Open Thread

The Open Thread for 12/6/2018

“Lobbyists representing the Saudi government reserved blocks of rooms at President Trump’s D.C. hotel within a month of Trump’s election in 2016 — paying for an estimated 500 nights at the luxury hotel in just three months,” the Washington Post reports.

“The visits were part of an unorthodox campaign that offered veterans a free trip to D.C.– then sent them to Capitol Hill to lobby against a law the Saudis opposed.”

“Some of the veterans who stayed at Trump’s hotel say they were kept in the dark about the Saudi’s role in the trips. Now, they wonder if they were used twice over: not just to deliver someone else’s message to Congress, but also to deliver business to the Trump Organization.”

Rep.-elect Haley Stevens (D-MI), who was one of 32 House Democrats that voted “no” in caucus to nominate Nancy Pelosi as the next House Speaker, told the Oakland Press that she will support Pelosi in the key January vote.

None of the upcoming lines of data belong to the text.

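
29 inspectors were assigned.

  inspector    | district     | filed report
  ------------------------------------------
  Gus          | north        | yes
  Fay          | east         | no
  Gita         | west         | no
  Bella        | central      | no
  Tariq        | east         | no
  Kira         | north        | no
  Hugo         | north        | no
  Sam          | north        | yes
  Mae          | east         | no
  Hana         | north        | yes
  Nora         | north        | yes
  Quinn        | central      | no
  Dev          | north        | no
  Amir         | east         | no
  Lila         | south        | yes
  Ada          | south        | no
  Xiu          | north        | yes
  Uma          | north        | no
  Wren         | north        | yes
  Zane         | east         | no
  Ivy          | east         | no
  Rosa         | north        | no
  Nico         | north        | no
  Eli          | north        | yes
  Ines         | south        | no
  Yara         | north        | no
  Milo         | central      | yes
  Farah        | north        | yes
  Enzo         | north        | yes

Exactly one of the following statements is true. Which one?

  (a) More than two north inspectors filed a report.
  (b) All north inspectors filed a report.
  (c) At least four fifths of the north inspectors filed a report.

(a)

|A| = 16, |A ∩ B| = 9, |A ∖ B| = 7.
(a) requires |A ∩ B| > 2: true.
(b) requires A ⊆ B, i.e. every element of A is in B (|A ∖ B| = 0): false.
(c) requires |A ∩ B| / |A| ≥ 4/5: false.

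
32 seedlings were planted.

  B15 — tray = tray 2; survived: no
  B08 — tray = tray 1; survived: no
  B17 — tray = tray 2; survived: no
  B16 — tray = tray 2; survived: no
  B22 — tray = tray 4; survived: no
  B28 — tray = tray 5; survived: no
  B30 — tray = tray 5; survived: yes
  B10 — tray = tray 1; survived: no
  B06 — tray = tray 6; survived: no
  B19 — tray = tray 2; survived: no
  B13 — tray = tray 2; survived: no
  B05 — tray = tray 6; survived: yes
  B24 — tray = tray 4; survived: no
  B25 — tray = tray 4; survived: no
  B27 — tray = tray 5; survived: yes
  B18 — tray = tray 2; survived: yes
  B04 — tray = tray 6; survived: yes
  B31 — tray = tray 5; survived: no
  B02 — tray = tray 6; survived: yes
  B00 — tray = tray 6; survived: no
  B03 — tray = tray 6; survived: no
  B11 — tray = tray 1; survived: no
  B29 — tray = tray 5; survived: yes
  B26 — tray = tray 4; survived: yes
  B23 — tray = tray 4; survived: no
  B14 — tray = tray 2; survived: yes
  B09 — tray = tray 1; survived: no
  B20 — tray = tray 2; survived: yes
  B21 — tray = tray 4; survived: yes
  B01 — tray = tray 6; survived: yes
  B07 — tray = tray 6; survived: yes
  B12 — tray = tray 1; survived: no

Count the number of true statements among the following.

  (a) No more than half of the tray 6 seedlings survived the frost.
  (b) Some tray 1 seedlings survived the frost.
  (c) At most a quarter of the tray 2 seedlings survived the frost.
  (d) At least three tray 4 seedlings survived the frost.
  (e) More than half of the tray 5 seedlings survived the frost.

1

(a) tray 6: |A| = 8, |A ∩ B| = 5; needs |A ∩ B| ≤ |A ∖ B| — false.
(b) tray 1: |A| = 5, |A ∩ B| = 0; needs A ∩ B ≠ ∅ (|A ∩ B| ≥ 1) — false.
(c) tray 2: |A| = 8, |A ∩ B| = 3; needs |A ∩ B| / |A| ≤ 1/4 — false.
(d) tray 4: |A| = 6, |A ∩ B| = 2; needs |A ∩ B| ≥ 3 — false.
(e) tray 5: |A| = 5, |A ∩ B| = 3; needs |A ∩ B| > |A ∖ B| — true.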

Said Stevens: “I’ve had the chance to sit down with her on a couple of different occasions. I was clear going into that vote with her and the rest of the leadership about where I would be. I was also clear with her that I wouldn’t be voting against her on the House Floor in January.”

Meanwhile, Rep.-elect Gil Cisneros (D-CA) writes on Medium that he too will support Pelosi: “While I maintain my call for new leadership, I refuse to jeopardize a Democrat being Speaker of the House and our Democratic legislative agenda.”

“In contrast with leaders seated around them, President Trump and first lady Melania Trump did not recite the Apostles’ Creed — a common statement in Christianity — at the Washington, D.C. funeral for late President George H.W. Bush on Wednesday,” Newsweek reports.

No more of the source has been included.